I observed that the programming language R for statistical computing has been recently integrated in various data environments, such as transactional databases, Apache Hadoop clusters or in-memory databases, such as SAP HANA. Hence, I think R could be a suitable language for describing computation that operates on data. Additionally, R has already a lot of built-in packages for machine learning or statistical data processing. Finally, depending on the openness of the underlying data environment, you can integrate R tightly into it, so you may not have to do extensive in-memory transfers.

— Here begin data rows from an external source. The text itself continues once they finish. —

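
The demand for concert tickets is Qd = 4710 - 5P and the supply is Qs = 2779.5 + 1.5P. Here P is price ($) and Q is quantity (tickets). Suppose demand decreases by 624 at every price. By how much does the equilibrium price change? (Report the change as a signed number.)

ΔP = -96

At equilibrium Qd = Qs, so 4710 - 5P = 2779.5 + 1.5P; collecting terms, 1930.5 = 6.5P and P* = 297.
Substitute back: Q* = 4710 - 5(297) = 3225.
After the shift, demand is Qd = 4086 - 5P.
New equilibrium: 1306.5 = 6.5P, so P = 201 and Q = 3081.
ΔP = 201 - 297 = -96.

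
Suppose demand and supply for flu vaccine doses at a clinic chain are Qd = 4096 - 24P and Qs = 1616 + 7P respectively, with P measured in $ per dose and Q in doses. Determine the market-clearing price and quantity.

Equating demand and supply, 4096 - 24P = 1616 + 7P gives 31P = 2480, so P* = 80.
Substitute back: Q* = 4096 - 24(80) = 2176.

P* = 80, Q* = 2176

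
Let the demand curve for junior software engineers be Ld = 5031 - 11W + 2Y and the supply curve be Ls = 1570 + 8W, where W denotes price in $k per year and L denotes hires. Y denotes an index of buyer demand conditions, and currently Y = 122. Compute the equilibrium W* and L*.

W* = 195, L* = 3130

With Y = 122, demand is Ld = 5275 - 11W.
The market clears where 5275 - 11W = 1570 + 8W. Rearranging, 19W = 3705, hence W* = 195.
Plugging W* into demand: L* = 5275 - 11(195) = 3130.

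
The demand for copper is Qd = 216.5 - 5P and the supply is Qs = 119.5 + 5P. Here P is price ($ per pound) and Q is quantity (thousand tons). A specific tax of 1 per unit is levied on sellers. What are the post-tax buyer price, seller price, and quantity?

P_b = 10.2, P_s = 9.2, Q = 165.5

The tax drives a wedge P_b - P_s = 1. Substituting P_s = P_b - 1 into supply: Qs = 114.5 + 5P_b.
Set Qd = Qs: 216.5 - 5P_b = 114.5 + 5P_b, so 102 = 10P_b and P_b = 10.2.
Then P_s = 10.2 - 1 = 9.2 and Q = 216.5 - 5(10.2) = 165.5.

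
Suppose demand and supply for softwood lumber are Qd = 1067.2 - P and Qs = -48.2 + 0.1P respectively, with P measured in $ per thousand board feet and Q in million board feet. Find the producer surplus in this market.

Equating demand and supply, 1067.2 - P = -48.2 + 0.1P gives 1.1P = 1115.4, so P* = 1014.
Plugging P* into demand: Q* = 1067.2 - 1014 = 53.2.
Supply choke price (Qs = 0): P = 482. Producer surplus = ½ × (1014 - 482) × 53.2 = 14151.2.

Producer surplus = 14151.2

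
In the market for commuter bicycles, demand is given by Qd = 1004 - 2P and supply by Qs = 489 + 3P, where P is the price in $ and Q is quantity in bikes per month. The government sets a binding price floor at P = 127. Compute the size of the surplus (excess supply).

Evaluating both curves at the floor price 127 gives Qd = 750, Qs = 870.
Surplus = Qs - Qd = 870 - 750 = 120.

Surplus = 120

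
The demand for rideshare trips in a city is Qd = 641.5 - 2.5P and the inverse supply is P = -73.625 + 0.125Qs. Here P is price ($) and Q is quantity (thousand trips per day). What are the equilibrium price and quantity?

In direct form, Qs = 589 + 8P.
At equilibrium Qd = Qs, so 641.5 - 2.5P = 589 + 8P; collecting terms, 52.5 = 10.5P and P* = 5.
Then Q* = 641.5 - 2.5(5) = 629.

P* = 5, Q* = 629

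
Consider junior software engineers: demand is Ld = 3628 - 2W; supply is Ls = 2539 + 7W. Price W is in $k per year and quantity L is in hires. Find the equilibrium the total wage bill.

The total wage bill = 409706

Equating demand and supply, 3628 - 2W = 2539 + 7W gives 9W = 1089, so W* = 121.
From the demand curve, L* = 3628 - 2(121) = 3386.
The total wage bill = W* × L* = 121 × 3386 = 409706.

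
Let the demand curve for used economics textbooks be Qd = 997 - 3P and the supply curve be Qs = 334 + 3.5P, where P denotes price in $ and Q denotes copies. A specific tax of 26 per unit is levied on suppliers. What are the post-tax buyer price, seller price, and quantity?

With a tax of 26 on suppliers, they supply based on the net price P_s = P_b - 26, so Qs = 243 + 3.5P_b.
Market clearing requires 997 - 3P_b = 243 + 3.5P_b; hence 754 = 6.5P_b and P_b = 116.
So P_s = 90 and the quantity traded is Q = 997 - 3(116) = 649.

P_b = 116, P_s = 90, Q = 649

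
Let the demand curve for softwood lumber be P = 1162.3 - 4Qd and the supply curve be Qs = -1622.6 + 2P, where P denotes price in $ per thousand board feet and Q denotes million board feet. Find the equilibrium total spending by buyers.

Inverting to quantity form: Qd = 290.575 - 0.25P.
Set Qd = Qs: 290.575 - 0.25P = -1622.6 + 2P, so 1913.175 = 2.25P and P* = 850.3.
Plugging P* into demand: Q* = 290.575 - 0.25(850.3) = 78.
Total spending by buyers = P* × Q* = 850.3 × 78 = 66323.4.

Total spending by buyers = 66323.4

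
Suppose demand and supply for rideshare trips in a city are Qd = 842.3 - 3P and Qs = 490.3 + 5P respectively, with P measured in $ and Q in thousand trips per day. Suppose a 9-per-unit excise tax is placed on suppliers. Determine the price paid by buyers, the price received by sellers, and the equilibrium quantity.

P_b = 49.625, P_s = 40.625, Q = 693.425

With a tax of 9 on suppliers, they supply based on the net price P_s = P_b - 9, so Qs = 445.3 + 5P_b.
Equate demand and the shifted supply: 842.3 - 3P_b = 445.3 + 5P_b, giving 8P_b = 397, so P_b = 49.625.
So P_s = 40.625 and the quantity traded is Q = 842.3 - 3(49.625) = 693.425.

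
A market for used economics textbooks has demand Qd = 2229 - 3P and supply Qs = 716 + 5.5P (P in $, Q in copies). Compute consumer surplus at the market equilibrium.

Consumer surplus = 478837.5

At equilibrium Qd = Qs, so 2229 - 3P = 716 + 5.5P; collecting terms, 1513 = 8.5P and P* = 178.
Then Q* = 2229 - 3(178) = 1695.
Demand choke price (Qd = 0): P = 2229/3 = 743. Consumer surplus = ½ × (743 - 178) × 1695 = 478837.5.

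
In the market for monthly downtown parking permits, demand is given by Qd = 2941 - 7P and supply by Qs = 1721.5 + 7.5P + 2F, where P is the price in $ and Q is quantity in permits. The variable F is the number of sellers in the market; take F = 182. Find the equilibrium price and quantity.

P* = 59, Q* = 2528

With F = 182, supply is Qs = 2085.5 + 7.5P.
Equating demand and supply, 2941 - 7P = 2085.5 + 7.5P gives 14.5P = 855.5, so P* = 59.
Substitute back: Q* = 2941 - 7(59) = 2528.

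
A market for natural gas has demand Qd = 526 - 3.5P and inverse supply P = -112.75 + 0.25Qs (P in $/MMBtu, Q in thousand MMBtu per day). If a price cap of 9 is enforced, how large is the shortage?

Inverting to quantity form: Qs = 451 + 4P.
With P fixed at 9, quantity demanded is 494.5 and quantity supplied is 487.
Shortage = Qd - Qs = 494.5 - 487 = 7.5.

Shortage = 7.5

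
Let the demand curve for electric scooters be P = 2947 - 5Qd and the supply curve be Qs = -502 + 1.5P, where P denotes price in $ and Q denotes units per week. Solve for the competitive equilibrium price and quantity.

P* = 642, Q* = 461

Solving each curve for Q: Qd = 589.4 - 0.2P.
Set Qd = Qs: 589.4 - 0.2P = -502 + 1.5P, so 1091.4 = 1.7P and P* = 642.
Plugging P* into demand: Q* = 589.4 - 0.2(642) = 461.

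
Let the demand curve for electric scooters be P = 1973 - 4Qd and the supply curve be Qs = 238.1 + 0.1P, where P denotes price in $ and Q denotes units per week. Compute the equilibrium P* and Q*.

P* = 729, Q* = 311

Rewriting in direct form: Qd = 493.25 - 0.25P.
Set Qd = Qs: 493.25 - 0.25P = 238.1 + 0.1P, so 255.15 = 0.35P and P* = 729.
Then Q* = 493.25 - 0.25(729) = 311.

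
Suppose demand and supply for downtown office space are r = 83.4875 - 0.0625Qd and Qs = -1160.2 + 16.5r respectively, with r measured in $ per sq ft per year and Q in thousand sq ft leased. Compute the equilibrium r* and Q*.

r* = 76.8, Q* = 107

Rewriting in direct form: Qd = 1335.8 - 16r.
Set Qd = Qs: 1335.8 - 16r = -1160.2 + 16.5r, so 2496 = 32.5r and r* = 76.8.
Then Q* = 1335.8 - 16(76.8) = 107.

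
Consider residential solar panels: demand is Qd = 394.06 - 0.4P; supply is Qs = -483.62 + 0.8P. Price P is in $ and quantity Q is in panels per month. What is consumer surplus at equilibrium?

The market clears where 394.06 - 0.4P = -483.62 + 0.8P. Rearranging, 1.2P = 877.68, hence P* = 731.4.
Then Q* = 394.06 - 0.4(731.4) = 101.5.
Demand choke price (Qd = 0): P = 394.06/0.4 = 985.15. Consumer surplus = ½ × (985.15 - 731.4) × 101.5 = 12877.8125.

Consumer surplus = 12877.8125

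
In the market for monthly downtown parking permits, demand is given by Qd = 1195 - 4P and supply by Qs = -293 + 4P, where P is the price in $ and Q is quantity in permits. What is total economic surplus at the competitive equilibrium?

Equating demand and supply, 1195 - 4P = -293 + 4P gives 8P = 1488, so P* = 186.
Then Q* = 1195 - 4(186) = 451.
Demand choke price = 298.75; supply choke price = 73.25. CS = ½(298.75 - 186)(451) = 25425.125; PS = ½(186 - 73.25)(451) = 25425.125. Total surplus = 50850.25.

Total surplus = 50850.25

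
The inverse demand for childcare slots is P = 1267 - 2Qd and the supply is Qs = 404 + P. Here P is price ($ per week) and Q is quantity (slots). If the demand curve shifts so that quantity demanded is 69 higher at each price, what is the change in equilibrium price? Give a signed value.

ΔP = 46

Inverting to quantity form: Qd = 633.5 - 0.5P.
At equilibrium Qd = Qs, so 633.5 - 0.5P = 404 + P; collecting terms, 229.5 = 1.5P and P* = 153.
Substitute back: Q* = 633.5 - 0.5(153) = 557.
After the shift, demand is Qd = 702.5 - 0.5P.
New equilibrium: 298.5 = 1.5P, so P = 199 and Q = 603.
ΔP = 199 - 153 = 46.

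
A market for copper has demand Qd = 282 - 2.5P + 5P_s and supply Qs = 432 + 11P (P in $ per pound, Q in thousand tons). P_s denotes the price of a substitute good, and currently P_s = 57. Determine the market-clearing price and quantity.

With P_s = 57, demand is Qd = 567 - 2.5P.
Equating demand and supply, 567 - 2.5P = 432 + 11P gives 13.5P = 135, so P* = 10.
Plugging P* into demand: Q* = 567 - 2.5(10) = 542.

P* = 10, Q* = 542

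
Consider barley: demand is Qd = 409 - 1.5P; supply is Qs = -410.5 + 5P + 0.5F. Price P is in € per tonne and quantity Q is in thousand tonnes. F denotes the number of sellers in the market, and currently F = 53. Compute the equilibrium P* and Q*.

With F = 53, supply is Qs = -384 + 5P.
The market clears where 409 - 1.5P = -384 + 5P. Rearranging, 6.5P = 793, hence P* = 122.
Then Q* = 409 - 1.5(122) = 226.

P* = 122, Q* = 226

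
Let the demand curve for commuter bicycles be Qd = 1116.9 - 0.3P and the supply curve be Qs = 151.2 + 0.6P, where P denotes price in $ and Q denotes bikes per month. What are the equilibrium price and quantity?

Equating demand and supply, 1116.9 - 0.3P = 151.2 + 0.6P gives 0.9P = 965.7, so P* = 1073.
Then Q* = 1116.9 - 0.3(1073) = 795.

P* = 1073, Q* = 795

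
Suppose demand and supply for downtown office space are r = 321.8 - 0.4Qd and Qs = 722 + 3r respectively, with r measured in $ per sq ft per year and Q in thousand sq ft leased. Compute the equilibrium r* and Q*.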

The advantage of the approach are:

  • business logic stays in the service level and does not move to the data layer
  • You can easily add new services without modifying the data layer – so you avoid a tight coupling, which makes it easier to change the data layer or to introduce new functionality
  • You can mine R scripts generated by services to determine which computation the user is likely to do next to start executing it before the user requests it.
  • Caching and distribution of data processing can be based on a more sophisticated analysis of the R scripts using the R Profiler Rprof
  • R is already known by many business analysts or social scientists/psychologists

However, you will need to have some functionality for governing the execution of the R scripts in the data layer. This includes decisions on when to schedule computation or creating new computing/data nodes (e.g. real-time vs batch). This will require a company-wide enterprise architecture approach where you need to define which data should be real-time and which data should be batch-processed. Furthermore, you need to take into account security and separation of concerns.

In this context, Apache Hadoop might be an interesting solution from the technology perspective.

What is next

The aforementioned approach is only the beginning. By using this solution, you can think about true inter-cloud deployments of your application. Finally, you can enable inter-organizational data-processing business processes.